19th Presidential Forum and Annual Meeting Welcome
Presidential Forum and Annual Meeting Welcome will kick off the Annual Meeting on Sunday, 6 January 2019 at 4:00 p.m.
AMS is excited to announce the Presidential Forum topic and keynote speakers for the upcoming 99th Annual Meeting:
Building Resilience to Extreme Political Weather: Advice for Unpredictable Times
Annual Meeting Welcome
After the Presidential Forum, please join AMS President Roger Wakimoto for his review of major events from the past year. Each of the AMS Commissioners will give a brief report highlighting the key elements of the many programs and initiatives that are a success owing to the efforts of hundreds of volunteers in the Society. Join us as we introduce and honor the newly elected AMS Fellows and present several featured awards. Jenni Evans will then present her goals and vision for her upcoming year as AMS President.
Dan Kahan is the Elizabeth K. Dollard Professor of Law & Professor of Psychology at Yale Law School. His primary research interests (for the moment, anyway) are risk perception, science communication, and the application of decision science to law and policymaking.
He is a member of the Cultural Cognition Project, an interdisciplinary team of scholars who use empirical methods to examine the impact of group values on perceptions of risk and related facts. In studies funded by the National Science Foundation, his research has investigated public disagreement over climate change, public reactions to emerging technologies, and conflicting public impressions of scientific consensus.
Prior to coming to Yale in 1999, Professor Kahan was on the faculty of the University of Chicago Law School. He served as a law clerk to Justice Thurgood Marshall, of the U.S. Supreme Court (1990-91) and to Judge Harry Edwards of the United States Court of Appeals for the D.C. Circuit (1989-90).
David Goldston became Director of the MIT Washington Office in May 2017. Prior to that, he was Director of Government Affairs at the Natural Resources Defense Council, a leading environmental group for eight years, where he helped shape NRDC’s federal political strategy, policies, and communications. Before his time at the NRDC he spent more than 20 years on Capitol Hill, working primarily on science and environmental policy, including serving as Chief of Staff of the House Committee on Science from 2001 through 2006.
After retiring from government service, Goldston was a visiting lecturer at Princeton University’s Woodrow Wilson School of Public and International Affairs, and at Harvard University Center for the Environment. He is currently an adjunct professor at Georgetown University. From 2007 through November 2009, he wrote a monthly column for Nature on science policy titled, “Party of One.” Goldston also was the project director for the Bipartisan Policy Center report: “Improving the Use of Science in Regulatory Policy,” which was released in August 2009. He authored a chapter in The Science of Science Policy: A Handbook (Stanford University Press, 2011). He is a member of the Advisory Committee of the National Academy of Sciences’ Division of Environment and Life Sciences, and has served on numerous panels of the Academy and other science policy organizations. He holds a B.A. (1978) from Cornell University and completed the course work for a Ph.D. in American history at the University of Pennsylvania.
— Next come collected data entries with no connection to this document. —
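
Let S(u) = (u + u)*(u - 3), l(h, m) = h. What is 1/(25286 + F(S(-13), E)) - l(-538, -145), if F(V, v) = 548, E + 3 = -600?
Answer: 13898693/25834 ≈ 538.00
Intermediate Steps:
S(u) = 2*u*(-3 + u) (S(u) = (2*u)*(-3 + u) = 2*u*(-3 + u))
E = -603 (E = -3 - 600 = -603)
1/(25286 + F(S(-13), E)) - l(-538, -145) = 1/(25286 + 548) - 1*(-538) = 1/25834 + 538 = 13898693/25834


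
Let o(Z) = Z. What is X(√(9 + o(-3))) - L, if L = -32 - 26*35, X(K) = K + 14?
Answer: 956 + √6 ≈ 958.45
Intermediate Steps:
X(K) = 14 + K
L = -942 (L = -32 - 910 = -942)
X(√(9 + o(-3))) - L = (14 + √(9 - 3)) - 1*(-942) = (14 + √6) + 942 = 956 + √6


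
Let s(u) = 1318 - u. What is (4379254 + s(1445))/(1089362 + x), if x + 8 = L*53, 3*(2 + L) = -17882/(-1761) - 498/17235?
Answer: 14767795669005/3673890625508 ≈ 4.0197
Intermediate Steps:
L = 4637566/3372315 (L = -2 + (-17882/(-1761) - 498/17235)/3 = -2 + (-17882*(-1/1761) - 498*1/17235)/3 = -2 + (17882/1761 - 166/5745)/3 = -2 + (⅓)*(11382196/1124105) = -2 + 11382196/3372315 = 4637566/3372315 ≈ 1.3752)
x = 218812478/3372315 (x = -8 + (4637566/3372315)*53 = -8 + 245790998/3372315 = 218812478/3372315 ≈ 64.885)
(4379254 + s(1445))/(1089362 + x) = (4379254 + (1318 - 1*1445))/(1089362 + 218812478/3372315) = (4379254 + (1318 - 1445))/(3673890625508/3372315) = (4379254 - 127)*(3372315/3673890625508) = 4379127*(3372315/3673890625508) = 14767795669005/3673890625508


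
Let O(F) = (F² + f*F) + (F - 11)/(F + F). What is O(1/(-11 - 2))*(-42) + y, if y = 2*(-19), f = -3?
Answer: -519158/169 ≈ -3071.9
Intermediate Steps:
y = -38
O(F) = F² - 3*F + (-11 + F)/(2*F) (O(F) = (F² - 3*F) + (F - 11)/(F + F) = (F² - 3*F) + (-11 + F)/((2*F)) = (F² - 3*F) + (-11 + F)*(1/(2*F)) = (F² - 3*F) + (-11 + F)/(2*F) = F² - 3*F + (-11 + F)/(2*F))
O(1/(-11 - 2))*(-42) + y = (½ + (1/(-11 - 2))² - 3/(-11 - 2) - 11/(2*(1/(-11 - 2))))*(-42) - 38 = (½ + (1/(-13))² - 3/(-13) - 11/(2*(1/(-13))))*(-42) - 38 = (½ + (-1/13)² - 3*(-1/13) - 11/(2*(-1/13)))*(-42) - 38 = (½ + 1/169 + 3/13 - 11/2*(-13))*(-42) - 38 = (½ + 1/169 + 3/13 + 143/2)*(-42) - 38 = (12208/169)*(-42) - 38 = -512736/169 - 38 = -519158/169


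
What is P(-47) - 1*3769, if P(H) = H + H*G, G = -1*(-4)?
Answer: -4004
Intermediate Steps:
G = 4
P(H) = 5*H (P(H) = H + H*4 = H + 4*H = 5*H)
P(-47) - 1*3769 = 5*(-47) - 1*3769 = -235 - 3769 = -4004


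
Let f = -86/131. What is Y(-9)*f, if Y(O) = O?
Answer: 774/131 ≈ 5.9084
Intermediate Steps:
f = -86/131 (f = -86*1/131 = -86/131 ≈ -0.65649)
Y(-9)*f = -9*(-86/131) = 774/131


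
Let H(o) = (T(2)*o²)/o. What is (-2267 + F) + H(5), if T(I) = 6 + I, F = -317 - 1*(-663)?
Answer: -1881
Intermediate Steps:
F = 346 (F = -317 + 663 = 346)
H(o) = 8*o (H(o) = ((6 + 2)*o²)/o = (8*o²)/o = 8*o)
(-2267 + F) + H(5) = (-2267 + 346) + 8*5 = -1921 + 40 = -1881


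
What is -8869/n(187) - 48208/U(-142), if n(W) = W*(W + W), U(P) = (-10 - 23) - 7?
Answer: 421402043/349690 ≈ 1205.1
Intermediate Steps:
U(P) = -40 (U(P) = -33 - 7 = -40)
n(W) = 2*W² (n(W) = W*(2*W) = 2*W²)
-8869/n(187) - 48208/U(-142) = -8869/(2*187²) - 48208/(-40) = -8869/(2*34969) - 48208*(-1/40) = -8869/69938 + 6026/5 = 421402043/349690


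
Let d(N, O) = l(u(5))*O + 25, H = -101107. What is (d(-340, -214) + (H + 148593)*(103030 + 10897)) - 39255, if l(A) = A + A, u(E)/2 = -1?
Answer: 5409899148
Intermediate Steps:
u(E) = -2 (u(E) = 2*(-1) = -2)
l(A) = 2*A
d(N, O) = 25 - 4*O (d(N, O) = (2*(-2))*O + 25 = -4*O + 25 = 25 - 4*O)
(d(-340, -214) + (H + 148593)*(103030 + 10897)) - 39255 = ((25 - 4*(-214)) + (-101107 + 148593)*(103030 + 10897)) - 39255 = ((25 + 856) + 47486*113927) - 39255 = (881 + 5409937522) - 39255 = 5409938403 - 39255 = 5409899148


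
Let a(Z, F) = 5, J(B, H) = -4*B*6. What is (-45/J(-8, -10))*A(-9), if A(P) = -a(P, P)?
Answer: 75/64 ≈ 1.1719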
Mike Henry directs FYI, which delivers authoritative news and resources on federal science policy with a focus on the physical sciences. FYI is widely read by policymakers and leaders throughout the scientific community as an effective means of keeping current on important policy and funding developments. Before coming to AIP, Mike was government relations manager for the University Corporation for Atmospheric Research in Boulder, Colorado, and Washington, D.C., and a legislative aide for Sen. Benjamin Cardin of Maryland. He has an M.S. in Environmental Studies with a certificate in Science and Technology Policy from the University of Colorado, Boulder and a B.A. in Political Science from Williams College.
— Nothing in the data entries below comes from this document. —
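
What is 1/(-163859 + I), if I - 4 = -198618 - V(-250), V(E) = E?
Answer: -1/362223 ≈ -2.7607e-6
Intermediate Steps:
I = -198364 (I = 4 + (-198618 - 1*(-250)) = 4 + (-198618 + 250) = 4 - 198368 = -198364)
1/(-163859 + I) = 1/(-163859 - 198364) = 1/(-362223) = -1/362223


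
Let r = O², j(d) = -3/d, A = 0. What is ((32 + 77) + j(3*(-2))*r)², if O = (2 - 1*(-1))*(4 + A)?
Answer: 32761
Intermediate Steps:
O = 12 (O = (2 - 1*(-1))*(4 + 0) = (2 + 1)*4 = 3*4 = 12)
r = 144 (r = 12² = 144)
((32 + 77) + j(3*(-2))*r)² = ((32 + 77) - 3/(3*(-2))*144)² = (109 - 3/(-6)*144)² = (109 - 3*(-⅙)*144)² = (109 + (½)*144)² = (109 + 72)² = 181² = 32761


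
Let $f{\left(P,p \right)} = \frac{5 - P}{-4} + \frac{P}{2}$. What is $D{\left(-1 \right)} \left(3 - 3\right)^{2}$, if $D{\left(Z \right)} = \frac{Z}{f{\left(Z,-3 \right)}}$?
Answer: $0$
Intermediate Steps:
$f{\left(P,p \right)} = - \frac{5}{4} + \frac{3 P}{4}$ ($f{\left(P,p \right)} = \left(5 - P\right) \left(- \frac{1}{4}\right) + P \frac{1}{2} = \left(- \frac{5}{4} + \frac{P}{4}\right) + \frac{P}{2} = - \frac{5}{4} + \frac{3 P}{4}$)
$D{\left(Z \right)} = \frac{Z}{- \frac{5}{4} + \frac{3 Z}{4}}$
$D{\left(-1 \right)} \left(3 - 3\right)^{2} = 4 \left(-1\right) \frac{1}{-5 + 3 \left(-1\right)} \left(3 - 3\right)^{2} = 4 \left(-1\right) \frac{1}{-5 - 3} \cdot 0^{2} = 4 \left(-1\right) \frac{1}{-8} \cdot 0 = 4 \left(-1\right) \left(- \frac{1}{8}\right) 0 = \frac{1}{2} \cdot 0 = 0$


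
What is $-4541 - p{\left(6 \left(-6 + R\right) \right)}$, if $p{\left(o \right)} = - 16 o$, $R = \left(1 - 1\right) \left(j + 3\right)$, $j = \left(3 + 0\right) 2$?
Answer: $-5117$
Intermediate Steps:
$j = 6$ ($j = 3 \cdot 2 = 6$)
$R = 0$ ($R = \left(1 - 1\right) \left(6 + 3\right) = 0 \cdot 9 = 0$)
$-4541 - p{\left(6 \left(-6 + R\right) \right)} = -4541 - - 16 \cdot 6 \left(-6 + 0\right) = -4541 - - 16 \cdot 6 \left(-6\right) = -4541 - \left(-16\right) \left(-36\right) = -4541 - 576 = -5117$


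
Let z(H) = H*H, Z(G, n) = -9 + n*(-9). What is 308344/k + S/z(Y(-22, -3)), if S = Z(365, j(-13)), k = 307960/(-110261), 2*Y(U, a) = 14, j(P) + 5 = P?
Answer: -208233806692/1886255 ≈ -1.1040e+5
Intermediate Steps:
j(P) = -5 + P
Y(U, a) = 7 (Y(U, a) = (½)*14 = 7)
Z(G, n) = -9 - 9*n
k = -307960/110261 (k = 307960*(-1/110261) = -307960/110261 ≈ -2.7930)
S = 153 (S = -9 - 9*(-5 - 13) = -9 - 9*(-18) = -9 + 162 = 153)
z(H) = H²
308344/k + S/z(Y(-22, -3)) = 308344/(-307960/110261) + 153/(7²) = 308344*(-110261/307960) + 153/49 = -4249789723/38495 + 153*(1/49) = -4249789723/38495 + 153/49 = -208233806692/1886255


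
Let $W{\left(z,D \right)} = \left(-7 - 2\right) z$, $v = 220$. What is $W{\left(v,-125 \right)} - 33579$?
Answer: $-35559$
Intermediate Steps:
$W{\left(z,D \right)} = - 9 z$
$W{\left(v,-125 \right)} - 33579 = \left(-9\right) 220 - 33579 = -1980 - 33579 = -35559$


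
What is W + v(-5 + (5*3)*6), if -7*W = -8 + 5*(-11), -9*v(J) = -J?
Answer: 166/9 ≈ 18.444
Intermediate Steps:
v(J) = J/9 (v(J) = -(-1)*J/9 = J/9)
W = 9 (W = -(-8 + 5*(-11))/7 = -(-8 - 55)/7 = -1/7*(-63) = 9)
W + v(-5 + (5*3)*6) = 9 + (-5 + (5*3)*6)/9 = 9 + (-5 + 15*6)/9 = 9 + (-5 + 90)/9 = 9 + (1/9)*85 = 9 + 85/9 = 166/9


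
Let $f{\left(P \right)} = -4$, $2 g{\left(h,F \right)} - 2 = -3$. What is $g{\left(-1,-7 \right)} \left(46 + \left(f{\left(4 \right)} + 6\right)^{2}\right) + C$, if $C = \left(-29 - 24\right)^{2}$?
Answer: $2784$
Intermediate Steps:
$g{\left(h,F \right)} = - \frac{1}{2}$ ($g{\left(h,F \right)} = 1 + \frac{1}{2} \left(-3\right) = 1 - \frac{3}{2} = - \frac{1}{2}$)
$C = 2809$ ($C = \left(-53\right)^{2} = 2809$)
$g{\left(-1,-7 \right)} \left(46 + \left(f{\left(4 \right)} + 6\right)^{2}\right) + C = - \frac{46 + \left(-4 + 6\right)^{2}}{2} + 2809 = - \frac{46 + 2^{2}}{2} + 2809 = - \frac{46 + 4}{2} + 2809 = \left(- \frac{1}{2}\right) 50 + 2809 = -25 + 2809 = 2784$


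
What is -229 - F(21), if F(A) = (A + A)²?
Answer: -1993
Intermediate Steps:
F(A) = 4*A² (F(A) = (2*A)² = 4*A²)
-229 - F(21) = -229 - 4*21² = -229 - 4*441 = -229 - 1*1764 = -229 - 1764 = -1993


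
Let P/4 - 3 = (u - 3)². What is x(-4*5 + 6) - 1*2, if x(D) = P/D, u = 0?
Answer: -38/7 ≈ -5.4286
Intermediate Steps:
P = 48 (P = 12 + 4*(0 - 3)² = 12 + 4*(-3)² = 12 + 4*9 = 12 + 36 = 48)
x(D) = 48/D
x(-4*5 + 6) - 1*2 = 48/(-4*5 + 6) - 1*2 = 48/(-20 + 6) - 2 = 48/(-14) - 2 = 48*(-1/14) - 2 = -24/7 - 2 = -38/7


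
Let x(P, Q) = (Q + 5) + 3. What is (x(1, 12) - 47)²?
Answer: 729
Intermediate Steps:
x(P, Q) = 8 + Q (x(P, Q) = (5 + Q) + 3 = 8 + Q)
(x(1, 12) - 47)² = ((8 + 12) - 47)² = (20 - 47)² = (-27)² = 729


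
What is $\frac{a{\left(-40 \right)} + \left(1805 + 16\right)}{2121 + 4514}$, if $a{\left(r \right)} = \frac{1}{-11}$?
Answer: $\frac{4006}{14597} \approx 0.27444$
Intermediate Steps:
$a{\left(r \right)} = - \frac{1}{11}$
$\frac{a{\left(-40 \right)} + \left(1805 + 16\right)}{2121 + 4514} = \frac{- \frac{1}{11} + \left(1805 + 16\right)}{2121 + 4514} = \frac{- \frac{1}{11} + 1821}{6635} = \frac{20030}{11} \cdot \frac{1}{6635} = \frac{4006}{14597}$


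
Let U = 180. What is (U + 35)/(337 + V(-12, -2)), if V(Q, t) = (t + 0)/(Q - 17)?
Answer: 1247/1955 ≈ 0.63785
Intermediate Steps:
V(Q, t) = t/(-17 + Q)
(U + 35)/(337 + V(-12, -2)) = (180 + 35)/(337 - 2/(-17 - 12)) = 215/(337 - 2/(-29)) = 215/(337 - 2*(-1/29)) = 215/(337 + 2/29) = 215/(9775/29) = 215*(29/9775) = 1247/1955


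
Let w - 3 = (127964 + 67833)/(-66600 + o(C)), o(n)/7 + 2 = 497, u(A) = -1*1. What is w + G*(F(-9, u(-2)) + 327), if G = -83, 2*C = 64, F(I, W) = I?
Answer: -1666391582/63135 ≈ -26394.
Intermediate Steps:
u(A) = -1
C = 32 (C = (1/2)*64 = 32)
o(n) = 3465 (o(n) = -14 + 7*497 = -14 + 3479 = 3465)
w = -6392/63135 (w = 3 + (127964 + 67833)/(-66600 + 3465) = 3 + 195797/(-63135) = 3 + 195797*(-1/63135) = 3 - 195797/63135 = -6392/63135 ≈ -0.10124)
w + G*(F(-9, u(-2)) + 327) = -6392/63135 - 83*(-9 + 327) = -6392/63135 - 83*318 = -6392/63135 - 26394 = -1666391582/63135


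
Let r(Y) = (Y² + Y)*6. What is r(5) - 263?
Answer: -83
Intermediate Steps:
r(Y) = 6*Y + 6*Y² (r(Y) = (Y + Y²)*6 = 6*Y + 6*Y²)
r(5) - 263 = 6*5*(1 + 5) - 263 = 6*5*6 - 263 = 180 - 263 = -83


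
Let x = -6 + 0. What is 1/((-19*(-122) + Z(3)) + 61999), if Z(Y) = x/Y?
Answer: 1/64315 ≈ 1.5548e-5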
Roger M. Wakimoto is Vice Chancellor for Research at UCLA. Roger was previously a faculty member in the Department of Atmospheric & Oceanic Sciences at UCLA, before becoming the Director of the Earth Observing Laboratory at NCAR. He subsequently became NCAR Director. Most recently, Roger was Assistant Director of the Geosciences Directorate (GEO) at the National Science Foundation before returning to UCLA. It has been estimated that GEO funds over 60% of all university research in the geosciences. His primary expertise is in the area of severe local storms. Roger has been an active AMS member. His activities in support of the AMS includes chairing two STAC Committees, serving as STAC Commissioner and as a Councilor.